When Teariki Nooroa died in 1922, Metuakore John Trego continued as a single ariki. And when Trego died in 1928 the title passed to his son Matekeiti and to Tane Nui a Rangi, the firstborn son of Teariki Nooroa.
(But as Tane Nui a Rangi was living overseas until 1944, Matekeiti effectively ruled alone for almost 16 years).
On the death of Matekeiti (without male issue) in 1948, the title passed to his younger brother John Tangitamaine who ruled jointly with Tane nui a Rangi ariki.
On the death of Tangi ariki in 1956, Rangi ariki carried on alone until his own death in 1964. From that point, the island reverted to a single ariki, Ongoaere Ruita Trego, the niece of Matekeiti and Tangi ariki.
By this stage, the Aronga Mana had decided to allocate the title alternatively between the two branches of the Numangatini family, with the Rarotongan [Trego] line designated ariki pa tai and the Mangaian [Nooroa] line designated ariki pa uta.
When Ruita Trego (pa tai) died in 1991, she was succeeded by Nooroa (pa uta), the daughter of Rangi ariki. Following the death of Nooroa ariki in late 2018, the Aronga Mana has allocated the title, on this alternating basis, to the pa tai branch in the person of Tangitamaiti Tereapii, Mangaia’s 9th ariki of the modern era.

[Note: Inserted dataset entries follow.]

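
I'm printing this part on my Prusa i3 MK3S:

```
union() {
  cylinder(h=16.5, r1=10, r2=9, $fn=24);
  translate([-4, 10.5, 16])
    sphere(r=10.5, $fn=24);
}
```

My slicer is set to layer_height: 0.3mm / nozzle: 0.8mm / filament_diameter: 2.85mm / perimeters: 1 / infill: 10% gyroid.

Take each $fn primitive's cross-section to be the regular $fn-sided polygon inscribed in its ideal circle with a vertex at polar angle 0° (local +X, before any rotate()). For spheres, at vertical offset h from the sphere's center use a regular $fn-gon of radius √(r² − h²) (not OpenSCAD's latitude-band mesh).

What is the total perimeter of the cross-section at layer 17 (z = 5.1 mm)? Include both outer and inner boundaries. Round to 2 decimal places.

At z = 5.1 mm: the cone: at t=0.309 of its height the radius interpolates to r₁+(r₂−r₁)t = 9.691, giving a regular 24-gon of that circumradius (perimeter = 2·24·9.691·sin(180°/24) = 60.72 mm); the sphere at (-4, 10.5) does not reach this height (|z−center|=10.900 > r=10.5); Merging all regions: only the cone is present, so the union is just that shape — boundary = 60.72 mm. Overall, the cross-section is a single solid region. Total boundary length (outer) = 60.72 mm.

60.72 mm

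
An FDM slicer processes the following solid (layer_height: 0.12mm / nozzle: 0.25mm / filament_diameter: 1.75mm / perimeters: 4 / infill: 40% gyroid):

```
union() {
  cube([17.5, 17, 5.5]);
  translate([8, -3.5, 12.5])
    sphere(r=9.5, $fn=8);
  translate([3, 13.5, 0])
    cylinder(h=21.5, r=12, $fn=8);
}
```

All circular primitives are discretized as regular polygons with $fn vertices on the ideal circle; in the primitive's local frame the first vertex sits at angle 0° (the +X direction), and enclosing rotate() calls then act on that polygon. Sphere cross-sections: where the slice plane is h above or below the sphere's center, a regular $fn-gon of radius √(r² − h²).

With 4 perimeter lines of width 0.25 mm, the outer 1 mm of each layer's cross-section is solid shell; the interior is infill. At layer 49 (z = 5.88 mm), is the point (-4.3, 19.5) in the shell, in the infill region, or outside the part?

At z = 5.88 mm: the cube is not intersected at this z (z outside [0, 5.5]); the r=9.5 sphere at (8, -3.5) slices to a regular 8-gon of circumradius 6.814 (√(r²−h²) with h=6.62 from center); the r=12 cylinder at (3, 13.5) contributes a regular 8-gon of circumradius 12; Combining (union): the 2 present regions are separate (no shared area or edge), so areas and boundary lengths simply add and each stays a separate island — 2 connected regions. Overall, the cross-section has 2 separate islands. The nearest boundary edge runs (-9.00, 13.50)→(-5.49, 21.99); distance from the point to it = 2.05 mm. (Shell/infill is judged within the island containing the point — the largest one.) The point is inside the cross-section and 2.05 mm from the nearest boundary — more than the 1 mm shell width (4 × 0.25), so it's in the infill interior.

infill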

Since Numangatini’s time, succession to all titles in Mangaia has followed the general principle of primogeniture in the patriline – that is, the firstborn son of the senior male line, with some regard to the pa metua (junior brothers sometimes being favoured before senior sons).
And since rules exist to be broken, there have been numerous exceptions including two female ariki, a female kavana, and several female rangatira. First born sons have, on occasions, been discarded in favour of a more suitable candidate within the family.
Recently, significant depopulation has made these general principles still more difficult to apply and, today, many titles are held by people quite distant from the patriline and often in an acting or mono capacity.
As in all matters, the final decision on land and titles, including the ariki title, rests with the Aronga Mana, the descendants of Mangaia’s last warriors.
Since 1996, these powers have been recognised in the Cook Islands Constitution. Section 48 (3-4) states that “the Land Division [of the High Court] shall not exercise any jurisdiction or power in relation to land or chiefly titles in any of the Islands of Mangaia, Mitiaro and Pukapuka …[and] where…. jurisdiction or power in relation to land or chiefly titles is exercised in accordance with the customs and usages of that island, the exercise of that jurisdiction and power shall be final and binding on all persons affected thereby, and shall not be questioned in any court of law.”
This means that the pava sitting in council with the ariki retain the supreme authority over all resource and succession matters on Mangaia.
Neither the central government, nor the High Court of the Cook Islands, nor the Privy Council of the United Kingdom can question or reverse their decisions.